1 : Urip

117 29 48
                                    

Hidup itu berjalan maju. Sebab hidup berjalan maju, maka janganlah berjalan mundur. Melawan hidup berarti mati. Karena hanya kenangan yang tersisa dari sebuah kematian.

***

Jogja punya cerita. Sudah hampir satu semester dilalui oleh anak-anak jurusan desain interior di kampus Multimedia. Billy Iskandar Muda salah satunya, seorang pria tinggi kurus dengan rambut belah tengah, tapi tidak terkesan culun. Ya, Billy adalah aku.

Siang ini jam kuliah telah usai. Tidak seperti para mahasiswa yang memiliki banyak kegiatan. Rutinitas ku sebagai seorang kupu-kupu adalah pulang setelah jam kuliah berakhir. Kuliah pulang-kuliah pulang. Looping life.

"Bil, ikut enggak?" tanya seorang pria berjersey bola ketika melihatku berjalan di lorong kampus. Adam namanya.

Ku tatap Adam sambil menggeleng. Tentunya include dengan tatapan datar tanpa semangat khas Billy.

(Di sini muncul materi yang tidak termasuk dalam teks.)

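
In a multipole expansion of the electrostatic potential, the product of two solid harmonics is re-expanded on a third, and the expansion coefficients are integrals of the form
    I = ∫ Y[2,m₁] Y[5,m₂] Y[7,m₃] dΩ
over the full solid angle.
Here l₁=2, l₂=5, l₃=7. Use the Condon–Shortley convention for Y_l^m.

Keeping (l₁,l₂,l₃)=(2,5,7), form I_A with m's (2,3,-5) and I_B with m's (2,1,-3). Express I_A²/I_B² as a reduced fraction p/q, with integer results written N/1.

33/14

l's match ⇒ only the (l;m) 3-j factors differ between A and B.
A: triangle coeff Δ(2,5,7) = 1/15015; Σ_t [0,0]: t=0:+1/1935360 = 1/1935360; (3j)²=3/91 [(2 5 7; 2 3 -5)], sign=+1
B: triangle coeff Δ(2,5,7) = 1/15015; Σ_t [0,0]: t=0:+1/414720 = 1/414720; (3j)²=2/143 [(2 5 7; 2 1 -3)], sign=+1
I_A²/I_B² = (3/91)/(2/143) = 33/14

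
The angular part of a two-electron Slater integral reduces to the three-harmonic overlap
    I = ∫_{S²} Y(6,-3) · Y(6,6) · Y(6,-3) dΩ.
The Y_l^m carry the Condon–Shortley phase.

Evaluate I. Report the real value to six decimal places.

Checks pass: Σm=0; 18 even; l₃=6∈[0,12].
(2·6+1)(2·6+1)(2·6+1) = 2197
Δ: 6! 6! 6! / 19! → 1/325909584
sum: t=0:+1/373248000 t=1:−1/1728000 t=2:+1/110592 t=3:−1/46656 t=4:+1/110592 t=5:−1/1728000 t=6:+1/373248000 = -7/1555200
3j²(6 6 6; 0 0 0) = Δ·Π!·Σ² = 400/46189  (sign -1)
sum: t=6:+1/18662400 = 1/18662400
3j²(6 6 6; -3 6 -3) = Δ·Π!·Σ² = 84/4199  (sign -1)
combine: 4πI² = 2197·400/46189·84/4199 = 436800/1147619
take √, sign +1: I = 0.17403537

0.174035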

Orang-orang bilang, wajahku terlalu datar dan tidak punya semangat hidup. Jangankan semangat, dibuat tertawa pun rasanya sulit.

Oh ya, setelah kegiatan belajar di kampus aku tidak langsung pulang ke kosan. Ada beberapa cara untuk melepas lelah versi Billy. Salah satunya bermain game di warnet. Tak jauh dari indekos ku ada sebuah warnet bernama Dragonet. Siang ini, selepas kuliah, aku langsung pergi ke sana untuk melepas penat.

Sesampainya di Dragonet, aku menghampiri seorang pria keribo tebal yang merupakan operator warnet. "Bang Wawan, biasa," ucapku.

"Tiga jam ya, Bil?"

"Yoi." Aku langsung berjalan ke komputer yang masih kosong dan duduk di depannya. Tak lama berselang, komputer itu menyala dengan sendirinya. Tanpa basa-basi, aku langsung login ke dalam Steam dan memainkan Dota 2.

Di tengah keasikan itu, tiba-tiba ponselku berdering. Ku tatap layar ponsel sambil menghela napas, lalu berjalan keluar warnet meninggalkan medan tempur yang sedang ku lakoni. Dengan berat hati, ku angkat panggilan tersebut.

"Halo, kenapa?" tanyaku ketus.

"Apa kabar kamu?" balas suara berat di balik panggilan.

"Baik."

Keadaan hening sejenak. Memang begitulah adanya. Aku dan ayahku tidak sedekat anak dan orang tua lain. Entah, ada sebuah perasaan yang sulit untuk dijelaskan dengan kata-kata. Sebuah tembok tak kasat mata terbentang tinggi, membatasi hubungan kami.

"Oh, bagus kalo baik. Ngomong-ngomong kamu enggak ikut UKM atau komunitas musik, kan?"

Aku terdiam. Lagi-lagi musik. Ibuku musisi, aku pun suka musik. Lantas mengapa satu orang ini sangat keras melarangku untuk bermain musik? Dia memang ayahku, tapi dia bukan aku. Aku yang berhak menentukan masa depanku. Aku memiliki hak untuk memilih apa yang aku suka.

"Enggak kok," jawabku sambil tersenyum. Entahlah untuk apa senyum palsu itu. Padahal orangnya juga tidak melihat wajahku saat ini.

"Ya udah kalo gitu. Jaga diri baik-baik."

Panggilan pun berakhir. Aku masuk kembali ke dalam warnet dan mematikan billing yang masih tersisa dua jam sekian menit itu, lalu berjalan keluar.

"Udahan, Bil?" tanya Mas Wawan. "Buka pesbuk doang lu?"

"Udah deh, kagak mood gua, Bang." Aku keluar meninggalkan Dragonet dan berjalan menuju indekos.

Selang sepuluh menit, akhirnya aku tiba di kamar tercinta. Kamar minimalis bernuansa biru muda. Sengaja ku dekor bagian langit-langit dengan kapas dan lampu LED agar saat gelap datang, rasanya aku sedang berada di kayangan.